Forgive myself that I have accepted and allowed myself to postpone doing a blog just because it is already a certain time of the day, to late or to early and to within this tell myself that tomorrow I will do two blogs to make up for this, and when tomorrow comes, the same pattern occurs, the same thought, the same reasons.
I forgive myself that I have accepted and allowed myself to postpone doing vlogs, that I have been jurning to do, waiting for the right time, the right atmosphere, the right light, and to within this make my actions, my participation dependent on the environment and hoping that the environment will magically just fit in with my schedule in my mind, instead of actually scheduling and making the right time, creating the environment through communication, through planning to do the vlogs.

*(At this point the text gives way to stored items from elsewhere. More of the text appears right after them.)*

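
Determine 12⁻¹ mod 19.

By the extended Euclidean algorithm:
19 = 1*12 + 7
12 = 1*7 + 5
7 = 1*5 + 2
5 = 2*2 + 1
2 = 2*1 + 0
gcd(12, 19) = 1, so the inverse exists.
Back-substitute for 1:
1 = 1*5 − 2*2
  = −2*7 + 3*5
  = 3*12 − 5*7
  = −5*19 + 8*12
So 12⁻¹ ≡ 8 (mod 19).

8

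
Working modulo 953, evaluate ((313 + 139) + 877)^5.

160

313 + 139 = 452
452 + 877 = 1329 ≡ 376 (mod 953)
(376)^5 ≡ 160 (mod 953)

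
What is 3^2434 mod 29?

2434 in binary is 100110000010, i.e. 2434 = 2048 + 256 + 128 + 2.
3^1 ≡ 3 (mod 29)
3^2 ≡ 3^2 = 9 (mod 29)
3^4 ≡ 9^2 = 81 ≡ 23 (mod 29)
3^8 ≡ 23^2 = 529 ≡ 7 (mod 29)
3^16 ≡ 7^2 = 49 ≡ 20 (mod 29)
3^32 ≡ 20^2 = 400 ≡ 23 (mod 29)
3^64 ≡ 23^2 = 529 ≡ 7 (mod 29)
3^128 ≡ 7^2 = 49 ≡ 20 (mod 29)
3^256 ≡ 20^2 = 400 ≡ 23 (mod 29)
3^512 ≡ 23^2 = 529 ≡ 7 (mod 29)
3^1024 ≡ 7^2 = 49 ≡ 20 (mod 29)
3^2048 ≡ 20^2 = 400 ≡ 23 (mod 29)
3^2434 = 3^2048 × 3^256 × 3^128 × 3^2 ≡ 23 × 23 × 20 × 9 (mod 29).
Accumulate the product:
23 × 23 = 529 ≡ 7
7 × 20 = 140 ≡ 24
24 × 9 = 216 ≡ 13

13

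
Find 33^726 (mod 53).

11

726 in binary is 1011010110, i.e. 726 = 512 + 128 + 64 + 16 + 4 + 2.
33^1 ≡ 33 (mod 53)
33^2 ≡ 33^2 = 1089 ≡ 29 (mod 53)
33^4 ≡ 29^2 = 841 ≡ 46 (mod 53)
33^8 ≡ 46^2 = 2116 ≡ 49 (mod 53)
33^16 ≡ 49^2 = 2401 ≡ 16 (mod 53)
33^32 ≡ 16^2 = 256 ≡ 44 (mod 53)
33^64 ≡ 44^2 = 1936 ≡ 28 (mod 53)
33^128 ≡ 28^2 = 784 ≡ 42 (mod 53)
33^256 ≡ 42^2 = 1764 ≡ 15 (mod 53)
33^512 ≡ 15^2 = 225 ≡ 13 (mod 53)
33^726 = 33^512 · 33^128 · 33^64 · 33^16 · 33^4 · 33^2 ≡ 13 · 42 · 28 · 16 · 46 · 29 (mod 53).
Accumulate the product:
13 · 42 = 546 ≡ 16
16 · 28 = 448 ≡ 24
24 · 16 = 384 ≡ 13
13 · 46 = 598 ≡ 15
15 · 29 = 435 ≡ 11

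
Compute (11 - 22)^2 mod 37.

10

11 - 22 = -11 ≡ 26 (mod 37)
(26)^2 ≡ 10 (mod 37)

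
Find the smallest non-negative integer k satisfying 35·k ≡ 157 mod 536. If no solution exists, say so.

gcd(35, 536) = 1, so a unique solution mod 536 exists.
35⁻¹ ≡ 291 (mod 536).
k ≡ 291·157 ≡ 127 (mod 536).

127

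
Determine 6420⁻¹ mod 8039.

1579

By the extended Euclidean algorithm:
8039 = 1×6420 + 1619
6420 = 3×1619 + 1563
1619 = 1×1563 + 56
1563 = 27×56 + 51
56 = 1×51 + 5
51 = 10×5 + 1
5 = 5×1 + 0
gcd(6420, 8039) = 1, so the inverse exists.
Bézout: 1 = −1261×8039 + 1579×6420.
So 6420⁻¹ ≡ 1579 (mod 8039).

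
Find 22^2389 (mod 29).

Using repeated squaring:
22^1 ≡ 22 (mod 29)
22^2 ≡ 22^2 = 484 ≡ 20 (mod 29)
22^4 ≡ 20^2 = 400 ≡ 23 (mod 29)
22^8 ≡ 23^2 = 529 ≡ 7 (mod 29)
22^16 ≡ 7^2 = 49 ≡ 20 (mod 29)
22^32 ≡ 20^2 = 400 ≡ 23 (mod 29)
22^64 ≡ 23^2 = 529 ≡ 7 (mod 29)
22^128 ≡ 7^2 = 49 ≡ 20 (mod 29)
22^256 ≡ 20^2 = 400 ≡ 23 (mod 29)
22^512 ≡ 23^2 = 529 ≡ 7 (mod 29)
22^1024 ≡ 7^2 = 49 ≡ 20 (mod 29)
22^2048 ≡ 20^2 = 400 ≡ 23 (mod 29)
22^2389 = 22^2048 · 22^256 · 22^64 · 22^16 · 22^4 · 22^1 ≡ 23 · 23 · 7 · 20 · 23 · 22 (mod 29).
Accumulate the product:
23 · 23 = 529 ≡ 7
7 · 7 = 49 ≡ 20
20 · 20 = 400 ≡ 23
23 · 23 = 529 ≡ 7
7 · 22 = 154 ≡ 9

9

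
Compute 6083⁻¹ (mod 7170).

6827

7170 = 1·6083 + 1087
6083 = 5·1087 + 648
1087 = 1·648 + 439
648 = 1·439 + 209
439 = 2·209 + 21
209 = 9·21 + 20
21 = 1·20 + 1
20 = 20·1 + 0
gcd(6083, 7170) = 1, so the inverse exists.
Back-substitute for 1:
1 = 1·21 − 1·20
  = −1·209 + 10·21
  = 10·439 − 21·209
  = −21·648 + 31·439
  = 31·1087 − 52·648
  = −52·6083 + 291·1087
  = 291·7170 − 343·6083
So 6083⁻¹ ≡ −343 ≡ 6827 (mod 7170).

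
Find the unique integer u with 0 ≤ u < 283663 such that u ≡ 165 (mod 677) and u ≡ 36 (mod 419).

677⁻¹ mod 419: 677·216 ≡ 1 (mod 419), so 677⁻¹ ≡ 216.
u = 165 + 677·((36 − 165)·216 mod 419) = 165 + 677·209 = 141658.

141658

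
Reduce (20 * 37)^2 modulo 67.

20 * 37 = 740 ≡ 3 (mod 67)
(3)^2 ≡ 9 (mod 67)

9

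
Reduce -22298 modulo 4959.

-22298 = -5×4959 + 2497, so -22298 ≡ 2497 (mod 4959).

2497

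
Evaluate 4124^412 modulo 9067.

By square-and-multiply:
412 in binary is 110011100, i.e. 412 = 256 + 128 + 16 + 8 + 4.
4124^1 ≡ 4124 (mod 9067)
4124^2 ≡ 4124^2 = 17007376 ≡ 6751 (mod 9067)
4124^4 ≡ 6751^2 = 45576001 ≡ 5259 (mod 9067)
4124^8 ≡ 5259^2 = 27657081 ≡ 2731 (mod 9067)
4124^16 ≡ 2731^2 = 7458361 ≡ 5287 (mod 9067)
4124^32 ≡ 5287^2 = 27952369 ≡ 7875 (mod 9067)
4124^64 ≡ 7875^2 = 62015625 ≡ 6412 (mod 9067)
4124^128 ≡ 6412^2 = 41113744 ≡ 3966 (mod 9067)
4124^256 ≡ 3966^2 = 15729156 ≡ 6978 (mod 9067)
4124^412 = 4124^256 * 4124^128 * 4124^16 * 4124^8 * 4124^4 ≡ 6978 * 3966 * 5287 * 2731 * 5259 (mod 9067).
Accumulate the product:
6978 * 3966 = 27674748 ≡ 2264
2264 * 5287 = 11969768 ≡ 1328
1328 * 2731 = 3626768 ≡ 9035
9035 * 5259 = 47515065 ≡ 3985

3985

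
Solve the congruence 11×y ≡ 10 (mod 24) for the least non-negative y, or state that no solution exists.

gcd(11, 24) = 1, so a unique solution mod 24 exists.
11⁻¹ ≡ 11 (mod 24).
y ≡ 11×10 ≡ 14 (mod 24).

14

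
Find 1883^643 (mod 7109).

Compute successive squares:
643 in binary is 1010000011, i.e. 643 = 512 + 128 + 2 + 1.
1883^1 ≡ 1883 (mod 7109)
1883^2 ≡ 1883^2 = 3545689 ≡ 5407 (mod 7109)
1883^4 ≡ 5407^2 = 29235649 ≡ 3441 (mod 7109)
1883^8 ≡ 3441^2 = 11840481 ≡ 3996 (mod 7109)
1883^16 ≡ 3996^2 = 15968016 ≡ 1202 (mod 7109)
1883^32 ≡ 1202^2 = 1444804 ≡ 1677 (mod 7109)
1883^64 ≡ 1677^2 = 2812329 ≡ 4274 (mod 7109)
1883^128 ≡ 4274^2 = 18267076 ≡ 4055 (mod 7109)
1883^256 ≡ 4055^2 = 16443025 ≡ 7017 (mod 7109)
1883^512 ≡ 7017^2 = 49238289 ≡ 1355 (mod 7109)
1883^643 = 1883^512 · 1883^128 · 1883^2 · 1883^1 ≡ 1355 · 4055 · 5407 · 1883 (mod 7109).
Accumulate the product:
1355 · 4055 = 5494525 ≡ 6377
6377 · 5407 = 34480439 ≡ 1789
1789 · 1883 = 3368687 ≡ 6130

6130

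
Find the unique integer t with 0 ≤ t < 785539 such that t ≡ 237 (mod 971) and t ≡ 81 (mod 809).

971⁻¹ mod 809: 971×5 ≡ 1 (mod 809), so 971⁻¹ ≡ 5.
t = 237 + 971×((81 − 237)×5 mod 809) = 237 + 971×29 = 28396.

28396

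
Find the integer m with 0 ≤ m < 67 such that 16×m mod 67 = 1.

21

By the extended Euclidean algorithm:
67 = 4*16 + 3
16 = 5*3 + 1
3 = 3*1 + 0
gcd(16, 67) = 1, so the inverse exists.
Bézout: 1 = −5*67 + 21*16.
So 16⁻¹ ≡ 21 (mod 67).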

I forgive myself that I have accepted and allowed myself to use justifications/reasons within my life to why I am postponing certain changes, changes within myself, within the believe that I am not ready yet, I cannot do this yet, I am not capable yet, I am not good enough, I am not smart enough, I do not deserve this change, mostly the time isn't right, the moment isn't right, I might as well remain the same for just today, tomorrow I will change, seeing and realizing that within this point of postponement there exist no such thing as the right time, moment or place, it is all about me making decisions and living those decision, either bets for myself and all or not, and If I continue to postpone I will continue to remain the same - and there will never be a right moment/time, I will never be ready or be perfect to change, it must be done in the moment here and walk it, regardless of what the mind has to say, remain breathing in and as the physical and use the physical as the real cross reference
I commit myself to when and as I see that I am going into the mind regarding doing something that is HERE, like doing a blog/vlog, to stop and to breathe, to rather check my reality, ask around if I can do it or set up reality to do it after considering everything, now, check my schedule, and to then base my decision on what is HERE and not within the mind, I create my options, I make my time, I plan things, instead of throwing rocks in the bush thinking something will come out of it.
I commit myself to when and as I see a moment of change, to speak up, to stand, to direct or to intervene, or to be quite, to Stop and breathe, to check myself physically here and what is here, to not go into the mind as the reasons/excuses/justification for why I should or should not and to instead rely on the physical and to direct and move myself as the physical.